Some people are, in my view, 'drama llamas' that do themselves no favours and bring stress upon themselves (and then moan to anyone who'll listen).
I'm so glad that my DH and I are 'low key' people who just get on and don't create unnecessary stress. Couldn't be doing with that, life is tough enough at times!

Merename · 09/03/2021 13:55

Sorry going on more but I think it is an interesting conversation. Another example is, my DH gets driven mental by me not strapping the youngest into her high chair for dinner. Thinks I’m making things unnecessarily hard for myself, as it is really annoying when she starts to stand up during dinner and you need to tell her to sit down all the time. However I realised when we discussed it, that I find the time when I’m preparing dinner and getting wee people into their seats really stressful - in part because I’m really attached to food! I want it to be warm and I’m in such a rush to get everything done at the same time. So for me strapping her in leads to more suffering, as food more important to me. He still thinks I’m mental and possibly most would but we all appraise the world based on what’s most important to us personally, and make decisions out of this.

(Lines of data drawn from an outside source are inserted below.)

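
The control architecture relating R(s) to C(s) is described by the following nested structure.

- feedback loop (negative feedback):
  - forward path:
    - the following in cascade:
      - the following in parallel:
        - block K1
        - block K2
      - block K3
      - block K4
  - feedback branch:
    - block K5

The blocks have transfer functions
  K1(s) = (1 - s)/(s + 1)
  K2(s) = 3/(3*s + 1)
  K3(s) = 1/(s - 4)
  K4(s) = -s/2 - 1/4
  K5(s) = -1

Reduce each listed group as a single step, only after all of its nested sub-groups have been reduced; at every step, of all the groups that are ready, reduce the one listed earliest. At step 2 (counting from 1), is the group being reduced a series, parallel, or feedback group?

1. combine K1, K2 in parallel
2. combine (K1+K2), K3, K4 in series
3. feedback reduction of ((K1+K2)*K3*K4), K5
Step 2 collapses a series group.

Hence the answer: series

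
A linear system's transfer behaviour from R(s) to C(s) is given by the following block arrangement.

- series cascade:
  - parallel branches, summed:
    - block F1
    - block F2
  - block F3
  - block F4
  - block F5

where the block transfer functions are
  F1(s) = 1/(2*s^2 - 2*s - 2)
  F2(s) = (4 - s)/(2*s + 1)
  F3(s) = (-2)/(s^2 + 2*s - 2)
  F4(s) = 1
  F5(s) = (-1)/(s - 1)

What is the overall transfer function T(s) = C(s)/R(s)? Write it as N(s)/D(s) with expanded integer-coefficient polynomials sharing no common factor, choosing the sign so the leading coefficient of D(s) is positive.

The answer is (-2*s^3 + 10*s^2 - 4*s - 7)/(2*s^6 + s^5 - 12*s^4 + 4*s^3 + 9*s^2 - 2*s - 2).

Reasoning:
Step 1: parallel reduction of F1, F2 gives (-2*s^3 + 10*s^2 - 4*s - 7)/(4*s^3 - 2*s^2 - 6*s - 2)
Step 2: cascade (F1+F2), F3, F4, F5, which is the overall transfer function T(s) = C(s)/R(s) in lowest terms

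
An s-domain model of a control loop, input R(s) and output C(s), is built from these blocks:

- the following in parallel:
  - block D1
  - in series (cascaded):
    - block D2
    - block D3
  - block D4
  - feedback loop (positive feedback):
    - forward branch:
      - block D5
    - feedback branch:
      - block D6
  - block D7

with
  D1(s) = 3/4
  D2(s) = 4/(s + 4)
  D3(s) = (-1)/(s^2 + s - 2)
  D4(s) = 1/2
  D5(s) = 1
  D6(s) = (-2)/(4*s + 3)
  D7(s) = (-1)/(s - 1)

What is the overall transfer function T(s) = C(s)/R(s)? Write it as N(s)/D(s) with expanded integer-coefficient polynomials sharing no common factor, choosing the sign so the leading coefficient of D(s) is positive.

Step 1 - series reduction of D2, D3: (-4)/(s^3 + 5*s^2 + 2*s - 8)
Step 2 - collapse the loop (D5 forward, D6 return): (4*s + 3)/(4*s + 5)
Step 3 - sum the parallel branches D1, (D2*D3), D4, [D5/(1-D5*D6)], D7; the result is T(s) itself (integer coefficients, no common factor, positive leading denominator coefficient)

Answer: (36*s^4 + 201*s^3 + 141*s^2 - 526*s - 536)/(16*s^4 + 100*s^3 + 132*s^2 - 88*s - 160)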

LaceyBetty · 09/03/2021 14:00

I also think it's an interesting question. Certainly the first two (affairs and careers) are choices we make. I'm in a stressful job that is a bit better now, but in the past was absolutely all consuming and I had no quality of life (as least my opinion of what quality of life means), but I've stayed in the job. I still think the past few years of my life will be the one thing I regret the most. Why did I stay? I think I was shit scared of not having the good salary and of people thinking I couldn't handle it.

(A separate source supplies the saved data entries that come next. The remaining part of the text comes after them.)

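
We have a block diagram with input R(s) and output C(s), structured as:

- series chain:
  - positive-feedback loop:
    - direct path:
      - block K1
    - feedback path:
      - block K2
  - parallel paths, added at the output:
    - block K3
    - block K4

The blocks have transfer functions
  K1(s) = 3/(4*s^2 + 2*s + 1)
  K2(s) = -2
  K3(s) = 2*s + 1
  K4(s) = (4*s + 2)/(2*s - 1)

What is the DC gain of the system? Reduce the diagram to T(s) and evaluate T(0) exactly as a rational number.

Step 1 - feedback reduction of K1, K2 gives 3/(4*s^2 + 2*s + 7)
Step 2 - sum the parallel branches K3, K4 gives (4*s^2 + 4*s + 1)/(2*s - 1)
Step 3 - cascade [K1/(1-K1*K2)], (K3+K4) gives (12*s^2 + 12*s + 3)/(8*s^3 + 12*s - 7)
DC gain: substitute s = 0 into T(s) from step 3: T(0) = 3/(-7) = -3/7.

Answer: -3/7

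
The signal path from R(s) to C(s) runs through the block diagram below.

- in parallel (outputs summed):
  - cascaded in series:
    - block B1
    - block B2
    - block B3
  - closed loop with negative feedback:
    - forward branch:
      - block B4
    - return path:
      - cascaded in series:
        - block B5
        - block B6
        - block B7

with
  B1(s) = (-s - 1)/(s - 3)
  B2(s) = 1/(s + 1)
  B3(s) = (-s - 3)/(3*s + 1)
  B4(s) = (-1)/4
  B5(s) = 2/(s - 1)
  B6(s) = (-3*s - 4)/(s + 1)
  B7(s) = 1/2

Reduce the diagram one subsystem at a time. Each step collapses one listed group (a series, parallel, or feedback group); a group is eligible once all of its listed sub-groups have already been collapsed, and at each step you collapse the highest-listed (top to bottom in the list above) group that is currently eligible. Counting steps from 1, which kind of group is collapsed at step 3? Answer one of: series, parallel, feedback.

The answer is feedback.

Reasoning:
Step 1. cascade B1, B2, B3
Step 2. cascade B5, B6, B7
Step 3. collapse the loop (B4 forward, (B5*B6*B7) return)
Step 4. sum the parallel branches (B1*B2*B3), [B4/(1+B4*(B5*B6*B7))]
Step 3: feedback.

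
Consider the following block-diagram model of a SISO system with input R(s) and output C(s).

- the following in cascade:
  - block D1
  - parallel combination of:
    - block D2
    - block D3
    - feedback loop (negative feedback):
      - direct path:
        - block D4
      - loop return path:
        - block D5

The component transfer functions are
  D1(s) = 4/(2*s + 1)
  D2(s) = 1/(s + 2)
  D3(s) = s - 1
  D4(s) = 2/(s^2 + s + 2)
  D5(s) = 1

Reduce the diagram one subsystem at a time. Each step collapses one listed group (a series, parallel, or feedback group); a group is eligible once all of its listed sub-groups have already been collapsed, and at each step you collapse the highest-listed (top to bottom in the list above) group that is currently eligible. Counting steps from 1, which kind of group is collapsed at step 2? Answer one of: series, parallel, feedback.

Step 1 - close the feedback loop around D4, D5
Step 2 - parallel reduction of D2, D3, [D4/(1+D4*D5)]
Step 3 - combine D1, (D2+D3+[D4/(1+D4*D5)]) in series
The group at step 2 is a parallel group.

Therefore the answer is parallel.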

Ragwort · 09/03/2021 14:00

I think some people thrive on making their lives as complicated as possible ... you see it frequently on Mumsnet, scenarios like 'I home school three DC, have a busy, demanding job, grow my own food, cook everything from scratch, have three dogs that need walking every day, have to get up at 5am to keep the housework under control, must have a 5k run every day for my mental health, a frantic social life etc etc etc'.

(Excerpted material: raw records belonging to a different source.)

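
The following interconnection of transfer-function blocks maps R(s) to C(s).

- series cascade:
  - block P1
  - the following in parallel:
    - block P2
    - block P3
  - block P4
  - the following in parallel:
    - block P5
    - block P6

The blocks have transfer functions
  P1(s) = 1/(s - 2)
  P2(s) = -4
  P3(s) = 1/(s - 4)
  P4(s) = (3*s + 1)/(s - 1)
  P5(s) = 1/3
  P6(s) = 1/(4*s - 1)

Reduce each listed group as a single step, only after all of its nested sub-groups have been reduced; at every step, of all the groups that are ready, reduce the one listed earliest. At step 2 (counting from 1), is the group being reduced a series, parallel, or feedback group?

[1] parallel reduction of P2, P3
[2] add P5, P6 (parallel)
[3] series reduction of P1, (P2+P3), P4, (P5+P6)
Step 2: parallel.

Therefore the answer is parallel.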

Missing I keep my life as low key as possible too - part time job, chose to have an only DC, wouldn't dream of having pets, rarely exercise, my 'social life' is going for a pleasant walk with a friend .... I love my life Grin.

AIMD · 09/03/2021 14:04

I read something recently about people who have lived chaotic lives (with lots of emergency situations, lack of safety, arguments for example) can become used to (or addicted can’t remember the exact language used) to the chemicals that our bodies produce when we are in those situations.

Not sure what I think about that, but I thought it was interesting.